The rectory (1908) is constructed of the same brick as the church. The two-story house is capped with a modest hipped roof, intersecting gables with partial cornice returns and a low hipped roof dormer on the west side. A one-story porch wraps around the southwest corner of the house. It features square brick piers, simple wooden spindle balustrade, and a shallow triangular pediment above the front steps. The house's window sills and lintels are concrete.

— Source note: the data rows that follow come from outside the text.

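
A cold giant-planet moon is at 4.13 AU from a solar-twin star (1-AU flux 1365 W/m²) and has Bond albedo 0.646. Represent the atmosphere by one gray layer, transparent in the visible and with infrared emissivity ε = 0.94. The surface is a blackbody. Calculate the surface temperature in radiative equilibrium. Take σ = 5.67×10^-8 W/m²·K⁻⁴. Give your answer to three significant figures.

By the inverse-square law, S = 1365/4.13² = 80.03 W/m².
The planet radiates to space at T_e = [S(1−α)/(4σ)]^(1/4) = 105.7 K.
Surface balance with a leaky layer gives σT_s⁴ = σT_e⁴·2/(2−ε), so T_s = T_e·[2/(2−0.94)]^(1/4) = 123.9 K.

124 K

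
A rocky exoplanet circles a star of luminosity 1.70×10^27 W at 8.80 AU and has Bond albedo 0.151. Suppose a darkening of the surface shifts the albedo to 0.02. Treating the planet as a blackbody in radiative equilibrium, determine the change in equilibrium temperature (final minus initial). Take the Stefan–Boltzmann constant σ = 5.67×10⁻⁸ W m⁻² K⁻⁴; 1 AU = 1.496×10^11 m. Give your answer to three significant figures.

4.78 kelvin

Orbital distance: d = 8.80 AU = 1.316×10^12 m.
S = L/(4πd²) = 78.06 W m⁻².
With α = 0.151, T₁ = 130.7 K.
Final:   T₂ = [S(1−0.02)/(4σ)]^(1/4) = 135.5 K.
ΔT = T₂ − T₁ = 4.775 K.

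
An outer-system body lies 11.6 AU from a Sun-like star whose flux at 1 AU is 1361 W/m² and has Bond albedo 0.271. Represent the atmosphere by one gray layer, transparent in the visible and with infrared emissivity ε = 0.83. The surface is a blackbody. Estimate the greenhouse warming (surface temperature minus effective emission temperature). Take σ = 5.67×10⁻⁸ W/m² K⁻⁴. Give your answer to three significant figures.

Flux at the orbit: S = 1361/(11.6)² = 10.11 W/m².
The planet radiates to space at T_e = [S(1−α)/(4σ)]^(1/4) = 75.51 K.
The surface balance (absorbed SW + ε·downward IR = σT_s⁴) with T_a⁴ = T_s⁴/2 reduces to T_s = T_e·[2/(2−ε)]^¼ = 86.34 K.
Greenhouse warming: T_s − T_e = 10.83 K.

10.8 K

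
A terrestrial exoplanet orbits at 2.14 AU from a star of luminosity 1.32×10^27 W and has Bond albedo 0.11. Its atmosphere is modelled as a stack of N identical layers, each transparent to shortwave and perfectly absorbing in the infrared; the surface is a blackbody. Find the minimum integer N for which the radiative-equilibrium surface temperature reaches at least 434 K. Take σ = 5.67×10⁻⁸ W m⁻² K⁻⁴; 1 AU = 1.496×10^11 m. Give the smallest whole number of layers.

8

Orbital distance: d = 2.14 AU = 3.201×10^11 m.
S = L/(4πd²) = 1025 W m⁻².
OLR = S(1−α)/4 = 228.0 W m⁻²; the top layer radiates at T_e = 251.8 K.
Since T_s⁴ = (N+1)T_e⁴, we need N ≥ (T_s/T_e)⁴ − 1 = 7.821.
So N ≥ 7.821; the smallest integer is N = 8.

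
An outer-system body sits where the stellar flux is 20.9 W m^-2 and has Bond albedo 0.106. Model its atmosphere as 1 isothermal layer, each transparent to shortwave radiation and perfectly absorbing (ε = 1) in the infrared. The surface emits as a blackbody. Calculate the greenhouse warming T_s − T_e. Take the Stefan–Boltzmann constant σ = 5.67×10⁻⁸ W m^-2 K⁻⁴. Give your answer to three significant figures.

Top-of-atmosphere balance: σT_e⁴ = S(1−α)/4 = 4.671 W m^-2 → T_e = 95.27 K.
T_s = (N+1)^(1/4)·T_e = 113.3 K.
Warming: T_s − T_e = 18.03 K.

18.0 K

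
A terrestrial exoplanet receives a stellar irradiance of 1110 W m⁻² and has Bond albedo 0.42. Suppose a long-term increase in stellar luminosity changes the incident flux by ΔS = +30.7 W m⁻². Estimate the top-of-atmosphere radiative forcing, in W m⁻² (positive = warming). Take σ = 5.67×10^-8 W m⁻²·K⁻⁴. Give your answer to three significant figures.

ΔF = Δ[S(1−α)]/4 = (1−0.42)·+30.7/4 = 4.452 W m⁻².

4.45 W m⁻²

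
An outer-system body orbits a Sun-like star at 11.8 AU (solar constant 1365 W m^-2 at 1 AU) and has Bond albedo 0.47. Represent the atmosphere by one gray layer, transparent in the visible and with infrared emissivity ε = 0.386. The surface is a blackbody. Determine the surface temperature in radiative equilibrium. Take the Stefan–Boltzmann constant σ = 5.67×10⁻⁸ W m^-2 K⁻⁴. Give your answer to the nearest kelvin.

Flux at the orbit: S = 1365/(11.8)² = 9.803 W m^-2.
At the top of the atmosphere, σT_e⁴ = S(1−α)/4 = 1.299 W m^-2, giving T_e = 69.18 K.
The surface balance (absorbed SW + ε·downward IR = σT_s⁴) with T_a⁴ = T_s⁴/2 reduces to T_s = T_e·[2/(2−ε)]^¼ = 72.99 K.

73 K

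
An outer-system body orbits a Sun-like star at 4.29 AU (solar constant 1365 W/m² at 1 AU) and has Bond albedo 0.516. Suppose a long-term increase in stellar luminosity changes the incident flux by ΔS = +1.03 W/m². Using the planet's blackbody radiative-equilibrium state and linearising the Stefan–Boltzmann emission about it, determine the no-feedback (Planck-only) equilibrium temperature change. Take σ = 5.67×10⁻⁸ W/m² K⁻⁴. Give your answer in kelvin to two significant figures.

Flux at the orbit: S = 1365/(4.29)² = 74.17 W/m².
The baseline emission temperature is T_e = 112.2 K.
TOA radiative forcing: ΔF = (1−α)ΔS/4 = 0.484·(+1.03)/4 = 0.1246 W/m².
Linearising σT⁴ gives d(σT⁴)/dT = 4σT_e³ = 0.3200 W/m² per K.
Hence the no-feedback warming is ΔF/(4σT_e³) = 0.389 K.

0.39 K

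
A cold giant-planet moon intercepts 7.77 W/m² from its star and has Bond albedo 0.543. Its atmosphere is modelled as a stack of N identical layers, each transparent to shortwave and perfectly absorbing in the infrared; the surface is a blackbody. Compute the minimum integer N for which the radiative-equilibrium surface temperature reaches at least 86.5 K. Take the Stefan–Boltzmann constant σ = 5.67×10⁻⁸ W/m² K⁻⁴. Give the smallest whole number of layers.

OLR = S(1−α)/4 = 0.8877 W/m²; the top layer radiates at T_e = 62.90 K.
Need (N+1)T_e⁴ ≥ T_s⁴, i.e. N+1 ≥ (86.5/62.90)⁴ = 3.576.
The minimum whole number is N = 3.

3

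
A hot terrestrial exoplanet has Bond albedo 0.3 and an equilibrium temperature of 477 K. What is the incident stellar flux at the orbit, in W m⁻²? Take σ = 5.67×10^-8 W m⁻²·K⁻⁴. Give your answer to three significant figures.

16800 W m⁻²

Invert the energy balance for S: S = 4σT⁴/(1−α).
σT⁴ = 5.67×10⁻⁸·(477)⁴ = 2935 W m⁻².
S = 4·2935/0.7 = 16770 W m⁻².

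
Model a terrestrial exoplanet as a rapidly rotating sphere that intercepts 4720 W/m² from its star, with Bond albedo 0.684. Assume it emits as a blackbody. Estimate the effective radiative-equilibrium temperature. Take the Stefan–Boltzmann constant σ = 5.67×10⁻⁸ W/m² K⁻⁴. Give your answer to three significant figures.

285 K

Averaging over the sphere, the absorbed flux is S(1−α)/4 = 372.9 W/m².
In equilibrium σT⁴ equals this, so T = 284.8 K.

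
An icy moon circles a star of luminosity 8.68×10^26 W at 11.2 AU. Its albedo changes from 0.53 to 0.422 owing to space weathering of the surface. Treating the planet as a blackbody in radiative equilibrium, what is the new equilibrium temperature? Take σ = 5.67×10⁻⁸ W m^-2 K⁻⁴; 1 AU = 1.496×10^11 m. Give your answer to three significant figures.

89.0 K

Orbital distance: d = 11.2 AU = 1.676×10^12 m.
Spreading L over a sphere of radius d: S = 8.68×10^26/(4π·1.68×10^12²) = 24.60 W m^-2.
With the new albedo, S(1−α₂)/4 = 3.555 W m^-2, so T₂ = 88.99 K.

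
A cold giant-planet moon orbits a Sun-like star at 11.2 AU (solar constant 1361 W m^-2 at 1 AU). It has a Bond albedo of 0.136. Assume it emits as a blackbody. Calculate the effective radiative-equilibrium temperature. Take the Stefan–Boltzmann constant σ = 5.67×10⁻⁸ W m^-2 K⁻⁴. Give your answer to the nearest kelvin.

80 kelvin

Irradiance scales as 1/d², so S = 1361 W m^-2 × (1/11.2)² = 10.85 W m^-2.
Averaging over the sphere, the absorbed flux is S(1−α)/4 = 2.344 W m^-2.
Balancing against σT⁴: T = (2.344/5.67×10⁻⁸)^(1/4) = 80.18 K.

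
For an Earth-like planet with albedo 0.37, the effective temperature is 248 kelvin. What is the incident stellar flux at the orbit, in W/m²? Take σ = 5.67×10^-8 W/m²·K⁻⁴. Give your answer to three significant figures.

From S(1−α)/4 = σT⁴: S = 4σT⁴/(1−α).
σT⁴ = 5.67×10⁻⁸·(248)⁴ = 214.5 W/m².
So S = 4×214.5/(1−0.37) = 1362 W/m².

1360 W/m²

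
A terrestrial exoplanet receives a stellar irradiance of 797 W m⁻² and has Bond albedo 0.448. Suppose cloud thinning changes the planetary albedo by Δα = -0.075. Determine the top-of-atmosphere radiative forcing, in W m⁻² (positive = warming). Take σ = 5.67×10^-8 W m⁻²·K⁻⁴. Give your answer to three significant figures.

ΔF = −(S/4)Δα = −(797.0/4)×(-0.075) = 14.94 W m⁻².

14.9 W m⁻²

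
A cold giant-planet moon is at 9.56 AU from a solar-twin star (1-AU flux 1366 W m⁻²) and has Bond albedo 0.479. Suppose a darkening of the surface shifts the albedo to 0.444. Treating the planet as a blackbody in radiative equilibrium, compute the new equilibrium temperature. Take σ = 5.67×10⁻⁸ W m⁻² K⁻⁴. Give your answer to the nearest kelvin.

78 kelvin

Irradiance scales as 1/d², so S = 1366 W m⁻² × (1/9.56)² = 14.95 W m⁻².
With the new albedo, S(1−α₂)/4 = 2.078 W m⁻², so T₂ = 77.80 K.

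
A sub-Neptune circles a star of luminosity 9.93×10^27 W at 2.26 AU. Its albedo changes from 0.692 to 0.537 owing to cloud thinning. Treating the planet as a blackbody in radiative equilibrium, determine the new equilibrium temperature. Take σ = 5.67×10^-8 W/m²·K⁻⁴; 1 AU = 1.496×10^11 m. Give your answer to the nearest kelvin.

345 K

Orbital distance: d = 2.26 AU = 3.381×10^11 m.
S = L/(4πd²) = 6913 W/m².
T₂ = [S(1−α₂)/(4σ)]^(1/4) = [6913·0.463/(4σ)]^(1/4) = 344.7 K.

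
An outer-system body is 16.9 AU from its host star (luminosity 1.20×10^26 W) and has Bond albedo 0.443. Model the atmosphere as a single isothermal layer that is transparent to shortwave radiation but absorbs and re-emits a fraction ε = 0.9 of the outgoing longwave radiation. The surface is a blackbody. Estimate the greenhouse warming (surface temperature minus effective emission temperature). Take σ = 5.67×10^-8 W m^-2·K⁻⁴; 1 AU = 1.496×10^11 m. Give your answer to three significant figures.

Orbital distance: d = 16.9 AU = 2.528×10^12 m.
Spreading L over a sphere of radius d: S = 1.20×10^26/(4π·2.53×10^12²) = 1.494 W m^-2.
The planet radiates to space at T_e = [S(1−α)/(4σ)]^(1/4) = 43.77 K.
The surface balance (absorbed SW + ε·downward IR = σT_s⁴) with T_a⁴ = T_s⁴/2 reduces to T_s = T_e·[2/(2−ε)]^¼ = 50.82 K.
The atmosphere warms the surface by 7.055 K.

7.06 K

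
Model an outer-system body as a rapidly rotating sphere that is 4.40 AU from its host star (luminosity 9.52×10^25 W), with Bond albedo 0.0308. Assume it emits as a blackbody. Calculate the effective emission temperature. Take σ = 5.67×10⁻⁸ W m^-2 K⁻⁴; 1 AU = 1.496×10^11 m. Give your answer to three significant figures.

93.0 K

d = 4.40 × 1.496×10^11 m = 6.582×10^11 m.
Flux at the orbit: S = L/(4πd²) = 9.52×10^25/(4π·(6.58×10^11)²) = 17.48 W m^-2.
Absorbed flux (global mean): S(1−α)/4 = 17.48·0.969/4 = 4.237 W m^-2.
In equilibrium σT⁴ equals this, so T = 92.97 K.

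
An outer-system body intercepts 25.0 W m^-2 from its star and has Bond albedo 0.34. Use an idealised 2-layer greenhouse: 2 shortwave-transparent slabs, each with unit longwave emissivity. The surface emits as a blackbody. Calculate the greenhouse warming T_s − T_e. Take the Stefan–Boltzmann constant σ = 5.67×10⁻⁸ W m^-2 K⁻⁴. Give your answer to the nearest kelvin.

29 K

Top-of-atmosphere balance: σT_e⁴ = S(1−α)/4 = 4.125 W m^-2 → T_e = 92.35 K.
T_s = (N+1)^(1/4)·T_e = 121.5 K.
Warming: T_s − T_e = 29.19 K.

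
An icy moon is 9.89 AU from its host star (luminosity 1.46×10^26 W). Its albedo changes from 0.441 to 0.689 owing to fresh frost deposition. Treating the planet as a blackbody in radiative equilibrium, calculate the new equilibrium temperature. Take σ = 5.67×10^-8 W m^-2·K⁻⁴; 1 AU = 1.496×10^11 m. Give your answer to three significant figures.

51.9 kelvin

d = 9.89 × 1.496×10^11 m = 1.480×10^12 m.
Flux at the orbit: S = L/(4πd²) = 1.46×10^26/(4π·(1.48×10^12)²) = 5.307 W m^-2.
With the new albedo, S(1−α₂)/4 = 0.4127 W m^-2, so T₂ = 51.94 K.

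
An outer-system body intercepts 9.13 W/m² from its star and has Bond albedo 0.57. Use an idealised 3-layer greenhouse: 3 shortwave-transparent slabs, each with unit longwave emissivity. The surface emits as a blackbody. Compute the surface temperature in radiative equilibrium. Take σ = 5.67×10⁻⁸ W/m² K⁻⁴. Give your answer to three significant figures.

91.2 K

OLR = S(1−α)/4 = 0.9815 W/m²; the top layer radiates at T_e = 64.50 K.
With N = 3 opaque layers, T_s = (N+1)^(1/4)·T_e = 4^(1/4)·64.50 = 91.22 K.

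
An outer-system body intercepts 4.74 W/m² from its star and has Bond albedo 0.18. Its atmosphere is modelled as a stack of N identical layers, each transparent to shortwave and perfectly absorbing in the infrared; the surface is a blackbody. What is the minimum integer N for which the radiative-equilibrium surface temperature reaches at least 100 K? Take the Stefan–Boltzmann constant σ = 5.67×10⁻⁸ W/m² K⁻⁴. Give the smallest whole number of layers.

OLR = S(1−α)/4 = 0.9717 W/m²; the top layer radiates at T_e = 64.34 K.
Since T_s⁴ = (N+1)T_e⁴, we need N ≥ (T_s/T_e)⁴ − 1 = 4.835.
The minimum whole number is N = 5.

5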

The school (1912) is a two-story brick structure built on a Bedford limestone foundation. The nearly square-plan building is capped with a low hipped roof and projecting rafter ends beneath the eaves. It features a full-height frontispiece that slightly projects from the main block. The main entrance into the building is recessed in a round stone arch. Above the entrance is a Palladian window on the second floor. On the north side of the building is a secondary entrance located in a small, hipped-roof porch.

The former convent (1889), no longer extant, was a two-story structure that was built of locally produced orange brick. It had a high hip roof with a broad deck that was once edged with iron cresting. The side elevations were six bays in length, and the walls on the south side of the building slightly extended beyond those of the northern half. A cupola was originally located on the southern end of the roof and later removed. The main entrance was also originally located on the south elevation before it was moved to the center of the east elevation.